The majority of these new businesses rely on existing money, savings and family/friends to get started. But some are also realizing that there are new loan options available that simply didn’t exist before the pandemic.

We are seeing an increase in lenders embracing the gig economy and underwriting loans that straddle the fence between a personal loan and a sole proprietor loan. And, as Joe said, banks didn’t really “see” these super small businesses in the past. Although there is not much good to say about a global pandemic, PPP loans pushed this development because a large number of people who received PPP loans were in fact sole proprietors. And for those who started their businesses during the pandemic, there’s never been a better time to access capital. Optimism on Main Street is strong and growing.

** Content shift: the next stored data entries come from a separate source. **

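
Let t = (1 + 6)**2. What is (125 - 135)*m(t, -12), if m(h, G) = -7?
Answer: 70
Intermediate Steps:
t = 49 (t = 7**2 = 49)
(125 - 135)*m(t, -12) = (125 - 135)*(-7) = -10*(-7) = 70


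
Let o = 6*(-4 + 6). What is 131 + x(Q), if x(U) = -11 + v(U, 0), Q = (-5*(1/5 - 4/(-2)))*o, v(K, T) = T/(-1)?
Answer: 120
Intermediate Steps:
v(K, T) = -T (v(K, T) = T*(-1) = -T)
o = 12 (o = 6*2 = 12)
Q = -132 (Q = -5*(1/5 - 4/(-2))*12 = -5*(1*(⅕) - 4*(-½))*12 = -5*(⅕ + 2)*12 = -5*11/5*12 = -11*12 = -132)
x(U) = -11 (x(U) = -11 - 1*0 = -11 + 0 = -11)
131 + x(Q) = 131 - 11 = 120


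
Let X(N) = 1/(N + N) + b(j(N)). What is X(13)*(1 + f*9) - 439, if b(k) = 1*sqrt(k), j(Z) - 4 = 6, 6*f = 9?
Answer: -22799/52 + 29*sqrt(10)/2 ≈ -392.59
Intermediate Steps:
f = 3/2 (f = (1/6)*9 = 3/2 ≈ 1.5000)
j(Z) = 10 (j(Z) = 4 + 6 = 10)
b(k) = sqrt(k)
X(N) = sqrt(10) + 1/(2*N) (X(N) = 1/(N + N) + sqrt(10) = 1/(2*N) + sqrt(10) = sqrt(10) + 1/(2*N))
X(13)*(1 + f*9) - 439 = (sqrt(10) + (1/2)/13)*(1 + (3/2)*9) - 439 = (sqrt(10) + (1/2)*(1/13))*(1 + 27/2) - 439 = (sqrt(10) + 1/26)*(29/2) - 439 = (1/26 + sqrt(10))*(29/2) - 439 = (29/52 + 29*sqrt(10)/2) - 439 = -22799/52 + 29*sqrt(10)/2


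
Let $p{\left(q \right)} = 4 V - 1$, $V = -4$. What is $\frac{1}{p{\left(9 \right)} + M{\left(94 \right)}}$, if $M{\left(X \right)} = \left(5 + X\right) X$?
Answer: $\frac{1}{9289} \approx 0.00010765$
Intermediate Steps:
$p{\left(q \right)} = -17$ ($p{\left(q \right)} = 4 \left(-4\right) - 1 = -16 - 1 = -17$)
$M{\left(X \right)} = X \left(5 + X\right)$
$\frac{1}{p{\left(9 \right)} + M{\left(94 \right)}} = \frac{1}{-17 + 94 \left(5 + 94\right)} = \frac{1}{-17 + 94 \cdot 99} = \frac{1}{-17 + 9306} = \frac{1}{9289}$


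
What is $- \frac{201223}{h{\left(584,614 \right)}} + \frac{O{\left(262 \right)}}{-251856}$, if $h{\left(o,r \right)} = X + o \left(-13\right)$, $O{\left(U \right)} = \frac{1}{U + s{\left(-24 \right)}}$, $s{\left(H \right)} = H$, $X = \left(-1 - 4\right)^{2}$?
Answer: $\frac{1723093475111}{64797007968} \approx 26.592$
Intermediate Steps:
$X = 25$ ($X = \left(-5\right)^{2} = 25$)
$O{\left(U \right)} = \frac{1}{-24 + U}$ ($O{\left(U \right)} = \frac{1}{U - 24} = \frac{1}{-24 + U}$)
$h{\left(o,r \right)} = 25 - 13 o$ ($h{\left(o,r \right)} = 25 + o \left(-13\right) = 25 - 13 o$)
$- \frac{201223}{h{\left(584,614 \right)}} + \frac{O{\left(262 \right)}}{-251856} = - \frac{201223}{25 - 7592} + \frac{1}{\left(-24 + 262\right) \left(-251856\right)} = - \frac{201223}{25 - 7592} + \frac{1}{238} \left(- \frac{1}{251856}\right) = - \frac{201223}{-7567} + \frac{1}{238} \left(- \frac{1}{251856}\right) = \left(-201223\right) \left(- \frac{1}{7567}\right) - \frac{1}{59941728} = \frac{201223}{7567} - \frac{1}{59941728} = \frac{1723093475111}{64797007968}$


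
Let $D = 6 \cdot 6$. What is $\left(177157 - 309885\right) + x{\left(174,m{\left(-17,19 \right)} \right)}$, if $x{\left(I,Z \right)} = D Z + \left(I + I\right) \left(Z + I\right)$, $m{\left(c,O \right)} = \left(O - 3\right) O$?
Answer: $44560$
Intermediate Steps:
$D = 36$
$m{\left(c,O \right)} = O \left(-3 + O\right)$ ($m{\left(c,O \right)} = \left(-3 + O\right) O = O \left(-3 + O\right)$)
$x{\left(I,Z \right)} = 36 Z + 2 I \left(I + Z\right)$ ($x{\left(I,Z \right)} = 36 Z + \left(I + I\right) \left(Z + I\right) = 36 Z + 2 I \left(I + Z\right)$)
$\left(177157 - 309885\right) + x{\left(174,m{\left(-17,19 \right)} \right)} = \left(177157 - 309885\right) + \left(2 \cdot 174^{2} + 36 \cdot 19 \left(-3 + 19\right) + 2 \cdot 174 \cdot 19 \left(-3 + 19\right)\right) = -132728 + \left(2 \cdot 30276 + 36 \cdot 19 \cdot 16 + 2 \cdot 174 \cdot 19 \cdot 16\right) = -132728 + \left(60552 + 36 \cdot 304 + 2 \cdot 174 \cdot 304\right) = -132728 + \left(60552 + 10944 + 105792\right) = -132728 + 177288 = 44560$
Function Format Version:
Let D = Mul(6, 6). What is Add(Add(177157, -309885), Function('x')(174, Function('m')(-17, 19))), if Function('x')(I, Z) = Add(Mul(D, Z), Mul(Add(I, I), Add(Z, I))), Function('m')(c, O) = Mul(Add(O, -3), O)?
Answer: 44560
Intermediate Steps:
D = 36
Function('m')(c, O) = Mul(O, Add(-3, O)) (Function('m')(c, O) = Mul(Add(-3, O), O) = Mul(O, Add(-3, O)))
Function('x')(I, Z) = Add(Mul(36, Z), Mul(2, I, Add(I, Z))) (Function('x')(I, Z) = Add(Mul(36, Z), Mul(Add(I, I), Add(Z, I))) = Add(Mul(36, Z), Mul(Mul(2, I), Add(I, Z))) = Add(Mul(36, Z), Mul(2, I, Add(I, Z))))
Add(Add(177157, -309885), Function('x')(174, Function('m')(-17, 19))) = Add(Add(177157, -309885), Add(Mul(2, Pow(174, 2)), Mul(36, Mul(19, Add(-3, 19))), Mul(2, 174, Mul(19, Add(-3, 19))))) = Add(-132728, Add(Mul(2, 30276), Mul(36, Mul(19, 16)), Mul(2, 174, Mul(19, 16)))) = Add(-132728, Add(60552, Mul(36, 304), Mul(2, 174, 304))) = Add(-132728, Add(60552, 10944, 105792)) = Add(-132728, 177288) = 44560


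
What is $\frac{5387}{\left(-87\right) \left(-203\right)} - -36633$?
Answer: $\frac{646980800}{17661} \approx 36633.0$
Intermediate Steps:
$\frac{5387}{\left(-87\right) \left(-203\right)} - -36633 = \frac{5387}{17661} + 36633 = \frac{646980800}{17661}$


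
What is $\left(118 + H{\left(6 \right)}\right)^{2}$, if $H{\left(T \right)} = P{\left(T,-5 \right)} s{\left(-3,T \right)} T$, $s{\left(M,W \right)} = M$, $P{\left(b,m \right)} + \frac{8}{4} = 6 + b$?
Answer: $3844$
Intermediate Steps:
$P{\left(b,m \right)} = 4 + b$ ($P{\left(b,m \right)} = -2 + \left(6 + b\right) = 4 + b$)
$H{\left(T \right)} = T \left(-12 - 3 T\right)$ ($H{\left(T \right)} = \left(4 + T\right) \left(-3\right) T = \left(-12 - 3 T\right) T = T \left(-12 - 3 T\right)$)
$\left(118 + H{\left(6 \right)}\right)^{2} = \left(118 - 18 \left(4 + 6\right)\right)^{2} = \left(118 - 18 \cdot 10\right)^{2} = \left(118 - 180\right)^{2} = \left(-62\right)^{2} = 3844$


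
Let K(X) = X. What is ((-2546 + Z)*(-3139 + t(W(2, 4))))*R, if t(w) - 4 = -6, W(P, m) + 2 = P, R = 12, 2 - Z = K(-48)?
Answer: 94079232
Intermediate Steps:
Z = 50 (Z = 2 - 1*(-48) = 2 + 48 = 50)
W(P, m) = -2 + P
t(w) = -2 (t(w) = 4 - 6 = -2)
((-2546 + Z)*(-3139 + t(W(2, 4))))*R = ((-2546 + 50)*(-3139 - 2))*12 = -2496*(-3141)*12 = 7839936*12 = 94079232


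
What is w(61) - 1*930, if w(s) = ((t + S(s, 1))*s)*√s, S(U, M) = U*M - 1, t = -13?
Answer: -930 + 2867*√61 ≈ 21462.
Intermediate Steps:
S(U, M) = -1 + M*U (S(U, M) = M*U - 1 = -1 + M*U)
w(s) = s^(3/2)*(-14 + s) (w(s) = ((-13 + (-1 + 1*s))*s)*√s = ((-13 + (-1 + s))*s)*√s = ((-14 + s)*s)*√s = (s*(-14 + s))*√s = s^(3/2)*(-14 + s))
w(61) - 1*930 = 61^(3/2)*(-14 + 61) - 1*930 = (61*√61)*47 - 930 = 2867*√61 - 930 = -930 + 2867*√61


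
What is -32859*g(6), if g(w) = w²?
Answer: -1182924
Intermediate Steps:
-32859*g(6) = -32859*6² = -32859*36 = -1182924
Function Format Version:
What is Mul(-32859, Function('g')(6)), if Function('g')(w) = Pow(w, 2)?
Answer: -1182924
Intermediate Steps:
Mul(-32859, Function('g')(6)) = Mul(-32859, Pow(6, 2)) = Mul(-32859, 36) = -1182924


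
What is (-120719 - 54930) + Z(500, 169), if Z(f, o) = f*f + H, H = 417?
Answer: 74768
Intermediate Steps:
Z(f, o) = 417 + f**2 (Z(f, o) = f*f + 417 = f**2 + 417 = 417 + f**2)
(-120719 - 54930) + Z(500, 169) = (-120719 - 54930) + (417 + 500**2) = -175649 + (417 + 250000) = -175649 + 250417 = 74768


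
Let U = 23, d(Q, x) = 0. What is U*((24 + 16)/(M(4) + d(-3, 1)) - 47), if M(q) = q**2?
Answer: -2047/2 ≈ -1023.5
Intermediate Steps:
U*((24 + 16)/(M(4) + d(-3, 1)) - 47) = 23*((24 + 16)/(4**2 + 0) - 47) = 23*(40/(16 + 0) - 47) = 23*(40/16 - 47) = 23*(40*(1/16) - 47) = 23*(5/2 - 47) = 23*(-89/2) = -2047/2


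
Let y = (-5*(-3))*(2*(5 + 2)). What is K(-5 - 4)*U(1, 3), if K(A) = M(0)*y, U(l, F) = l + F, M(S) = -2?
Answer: -1680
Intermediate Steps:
U(l, F) = F + l
y = 210 (y = 15*(2*7) = 15*14 = 210)
K(A) = -420 (K(A) = -2*210 = -420)
K(-5 - 4)*U(1, 3) = -420*(3 + 1) = -420*4 = -1680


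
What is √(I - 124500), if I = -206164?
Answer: 2*I*√82666 ≈ 575.03*I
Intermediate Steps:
√(I - 124500) = √(-206164 - 124500) = √(-330664) = 2*I*√82666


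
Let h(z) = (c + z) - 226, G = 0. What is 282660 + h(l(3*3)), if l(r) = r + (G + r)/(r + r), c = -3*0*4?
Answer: 564887/2 ≈ 2.8244e+5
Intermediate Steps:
c = 0 (c = 0*4 = 0)
l(r) = 1/2 + r (l(r) = r + (0 + r)/(r + r) = r + r/((2*r)) = r + r*(1/(2*r)) = r + 1/2 = 1/2 + r)
h(z) = -226 + z (h(z) = (0 + z) - 226 = z - 226 = -226 + z)
282660 + h(l(3*3)) = 282660 + (-226 + (1/2 + 3*3)) = 282660 + (-226 + (1/2 + 9)) = 282660 + (-226 + 19/2) = 282660 - 433/2 = 564887/2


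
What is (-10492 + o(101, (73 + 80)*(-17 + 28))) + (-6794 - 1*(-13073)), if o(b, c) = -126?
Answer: -4339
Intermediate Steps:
(-10492 + o(101, (73 + 80)*(-17 + 28))) + (-6794 - 1*(-13073)) = (-10492 - 126) + (-6794 - 1*(-13073)) = -10618 + (-6794 + 13073) = -10618 + 6279 = -4339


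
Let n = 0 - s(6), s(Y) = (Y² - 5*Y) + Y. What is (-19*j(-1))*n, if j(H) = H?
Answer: -228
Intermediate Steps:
s(Y) = Y² - 4*Y
n = -12 (n = 0 - 6*(-4 + 6) = 0 - 6*2 = 0 - 1*12 = 0 - 12 = -12)
(-19*j(-1))*n = -19*(-1)*(-12) = 19*(-12) = -228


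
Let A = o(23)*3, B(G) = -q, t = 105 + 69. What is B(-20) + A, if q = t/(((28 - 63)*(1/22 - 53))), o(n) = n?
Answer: 2809647/40775 ≈ 68.906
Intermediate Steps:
t = 174
q = 3828/40775 (q = 174/(((28 - 63)*(1/22 - 53))) = 174/((-35*(1/22 - 53))) = 174/((-35*(-1165/22))) = 174/(40775/22) = 174*(22/40775) = 3828/40775 ≈ 0.093881)
B(G) = -3828/40775 (B(G) = -1*3828/40775 = -3828/40775)
A = 69 (A = 23*3 = 69)
B(-20) + A = -3828/40775 + 69 = 2809647/40775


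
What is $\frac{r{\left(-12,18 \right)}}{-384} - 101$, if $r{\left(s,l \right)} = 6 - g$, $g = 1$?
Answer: $- \frac{38789}{384} \approx -101.01$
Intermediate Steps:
$r{\left(s,l \right)} = 5$ ($r{\left(s,l \right)} = 6 - 1 = 5$)
$\frac{r{\left(-12,18 \right)}}{-384} - 101 = \frac{5}{-384} - 101 = 5 \left(- \frac{1}{384}\right) - 101 = - \frac{5}{384} - 101 = - \frac{38789}{384}$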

How lending is getting better for small businesses, too

We have worked with thousands of business owners on PPP loans. For many, it was the first time they had applied for a loan outside of a traditional bank or credit union. For some, this was their first attempt at applying for a business loan.

Whether or not they were successful in securing funds, much of the feedback we received from applicants focused on how easily and quickly we were able to process their documents. Clearly, the PPP process has had its share of hurdles, but it has also introduced small business owners to a world of loans they may not have known about or perhaps never felt before. comfortable to use before.

Today, it gives us business owners more confidence and a better understanding of how to access capital. They leverage their access to cash in a way that has never been seen before in our industry. As uncertainties exist, including high inflation, supply chain slowdowns and the global effects of war in Ukraine, small businesses have renewed interest and are better equipped to weather whatever comes their way. waits.

We still have a long way to go to get back to where we were before the pandemic, but there is no doubt that Main Street and the financial institutions that support it are both more efficient and more resilient than ever.